The Da Vinci Code is a gripping story that moves from one puzzle to the next with surprising depth and reality. Amazingly enough Dan Brown creates a story that is not so entirely focused on characterization but keeps the reader's interest throughout the entire book. There is character development but it is not central to the story. Purely plot driven, this story takes you on a trip through the crusades to renaissance to the modern era easily with little awareness of time.
This story is well told, contains solid description, and is rife with historic and fictional details enough to almost convince you of this book being a true historic account. Truly a fictional tale it is told with a practical cadence that is undeniably compelling. The religious subject matter an obvious bone of contention for Christian believers that justifies the publicity the book has earned over the last couple years.

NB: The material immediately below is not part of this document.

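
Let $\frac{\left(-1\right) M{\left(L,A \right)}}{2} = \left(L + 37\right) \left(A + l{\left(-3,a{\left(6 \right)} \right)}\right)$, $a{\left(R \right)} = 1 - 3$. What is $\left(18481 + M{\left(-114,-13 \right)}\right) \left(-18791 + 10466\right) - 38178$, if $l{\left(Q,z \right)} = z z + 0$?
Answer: $-142354053$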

Over all, this is a very fast and entertaining book to indulge in, providing a thought provoking idea based in part on some truth, as the most believable lies can be. I recommend this book to anyone who enjoys an action novel with a twist and likes to follow deeply meaningful puzzles throughout a book. Definitely not one to put down.
More Like "By The Numbers." August 20, 2008 2 out of 3 found this review helpful
I read the Da Vinci Code because..., well, I was traveling and everyone seemed to be reading it. After I finished it, I felt as if I had had a lot of warm beer: bloated with empty calories, left with mildly unpleasant taste and a slight headache.
The fact that this book is a bestseller can make one question the value of universal literacy. It is really badly written. I didn't expect Updike or Vonnegut, but Dan Brown makes even Clive Cussler appear a decent wordsmith. To add insult to injury, the Da Vinci Code fails the genre and becomes predictable halfway through.
The story is inhabited by "comic strip" -grade characters bumping around, solving absurd puzzles placed there for reasons which make no particular sense. From time to time, a character stops what they are doing, leans against a wall, or stares into space and thinks "deep thoughts", through which the puzzles are solved and the premise of the book is laid out. These are sprinkled with what passes for historical and religious factoids, often researched poorly enough for the errors to be apparent to a layman like me.
Before I stand accused, I am not religious in the least. I don't find the book offensive (other than by being so badly written): in fact political correctness oozes from it, as does the author's apparent desire to be liked by everyone and sell to everyone (and this includes the good Catholics among book buyers:-)
If you want a well written and well researched "conspiracy theory through the ages" tale, get Umberto Eco's Foucault's Pendulum. For a nice travel crime story, pick up P.D. James.
As for the Da Vinci Code..., I have played computer games that have higher literary merit than this. Really.
Dan Brown August 11, 2008 2 out of 4 found this review helpful
Dan Brown hit a homerun here. This book has an awesome story line and really keeps you wanting more. The action is fast yet easy to keep up with. Brown has a great way of making you feel like you know what's going on in the story, but still surprises you in the end. Read the book first, saw the movie second, and the book was MUCH better.
Hard to put down. August 7, 2008 0 out of 3 found this review helpful
I found myself up very very late reading this book. The ending was ok, but overall a must read.